What Do I Need to Know About Monkeypox?

If you’ve been hearing about monkeypox lately you may have some questions. And worries.

First things first, there is no cause for alarm at this time since confirmed monkeypox cases in the U.S. are still quite rare, said David Basel, MD, Vice President of Avera Medical Group Quality.

Basel answers common questions about the virus.

What Is monkeypox?

Monkeypox is a disease caused by the monkeypox virus. It can spread from human to human and between animals and humans. Monkeypox is in the same family and is similar to smallpox. In fact, it’s not related in any way to the more common chickenpox virus, Basel said.

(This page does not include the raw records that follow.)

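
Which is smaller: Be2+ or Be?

Be2+

Forming Be2+ removes 2 electrons from Be. Fewer electrons for the same nuclear charge means less shielding and a higher Z_eff on the remaining electrons, and for main-group metals the entire outer shell is lost.
A cation is smaller than its parent atom: Be2+ < Be.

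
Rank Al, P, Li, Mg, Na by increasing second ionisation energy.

Mg < Al < P < Na < Li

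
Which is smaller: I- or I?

Forming I- adds 1 electron to I. More electron–electron repulsion in the same shell, with unchanged nuclear charge, lets the cloud expand.
An anion is larger than its parent atom: I- > I.

I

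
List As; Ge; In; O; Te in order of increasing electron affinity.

O is in period 2, group 16; Ge is in period 4, group 14; As is in period 4, group 15; In is in period 5, group 13; Te is in period 5, group 16.
Atoms with high Z_eff and room in the valence shell (especially the halogens) have the most exothermic electron affinities.
Neither a single period nor a single group — weigh both effects.
As > In: both effects reinforce here, so As is clearly the higher of the two.
Ge > As: this pair runs against the simple trend — see the exception note.
O > Ge: both effects reinforce here, so O is clearly the higher of the two.
Te > O: this pair runs against the simple trend — see the exception note.
Note the exception: Ge has a higher electron affinity than As, contrary to the simple trend — adding an electron to As's half-filled 4p³ is unfavourable, so Ge (4p²) has the more exothermic EA.
Note the exception: Te has a higher electron affinity than O, contrary to the simple trend — O's compact 2p subshell gives strong electron–electron repulsion on the added electron.
Tabulated electron affinity (kJ/mol): O 141, Ge 119, As 78, In 29, Te 190.
So from lowest to highest: In < As < Ge < O < Te.

In, As, Ge, O, Te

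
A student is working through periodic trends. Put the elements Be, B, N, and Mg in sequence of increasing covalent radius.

Moving right in a period, electrons are added to the same shell under a stronger nuclear pull, so atoms get smaller; moving down, a new shell is opened and atoms get larger.
Neither a single period nor a single group — weigh both effects.
B > N: both are in period 2; the period trend gives B the larger value.
Be > B: both are in period 2; the period trend gives Be the larger value.
Mg > Be: they share group 2; the group trend gives Mg the larger value.
Tabulated atomic radius (pm): Be 102, B 85, N 71, Mg 139.
So from smallest to largest: N < B < Be < Mg.

N, B, Be, Mg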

“Monkeypox acts like smallpox and is still pretty rare,” Basel said. “When it comes to the U.S. the risk is pretty small but we’re monitoring it. I don’t think it will ever become as big of a deal as COVID.”

How Does it Spread?

Monkeypox creates blisters or pustules on the body. It spreads with direct contact from the fluid in the blisters. It can also spread if a person comes in contact with clothing that the fluid is on.

Because of this, it spreads slower than an airborne virus such as COVID.

Why Is it in the News?

The first human case was recorded in 1970. Since then, cases have mostly occurred in central and western African countries. Cases in the U.S. are very rare historically.

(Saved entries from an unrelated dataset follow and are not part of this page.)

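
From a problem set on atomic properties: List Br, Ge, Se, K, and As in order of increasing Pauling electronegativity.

K < Ge < As < Se < Br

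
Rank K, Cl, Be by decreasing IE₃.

Be > K > Cl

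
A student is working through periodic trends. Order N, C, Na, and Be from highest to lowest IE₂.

IE_2 is the cost of taking one more electron from the +1 cation: N⁺ still has 4 valence electrons; C⁺ still has 3 valence electrons; Na⁺ is the bare [Ne] core; Be⁺ still has 1 valence electron.
Pulling an electron out of a noble-gas core costs far more than removing a remaining valence electron, so Na sits at the high end of IE_2.
Valence configurations: N⁺ [He]2s²2p², C⁺ [He]2s²2p¹, Be⁺ [He]2s¹.
Tabulated IE_2 (kJ/mol): N 2856, C 2353, Na 4562, Be 1757.
So the second ionization energies run Be < C < N < Na.

Na > N > C > Be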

This spring, cases were confirmed in multiple countries where monkeypox is not typically present — including the United States. The Centers for Disease Control and Prevention (CDC) is following confirmed cases in the United States.

It is not clear how people were exposed to monkeypox.

What Are the Symptoms?

Symptoms include:

  • Fever
  • Headache
  • Chills
  • Exhaustion
  • Muscle aches
  • Rash that often starts on palms and hands and spreads across the body
  • Lesions that develop into pustules

The illness usually lasts two to four weeks. The severity of monkeypox is being monitored in the U.S. but it’s still unclear what the typical hospitalization rate is, Basel said.

What Should You Do?

If you develop a rash there is a very small likelihood that it will be monkeypox, Basel said. You may be at increased risk if you traveled to a country where monkeypox is more common or came into contact with someone with a confirmed case.

If you develop a fever and also a rash on the hands and palms that develops lesions or blisters, call your provider or clinic and discuss next steps.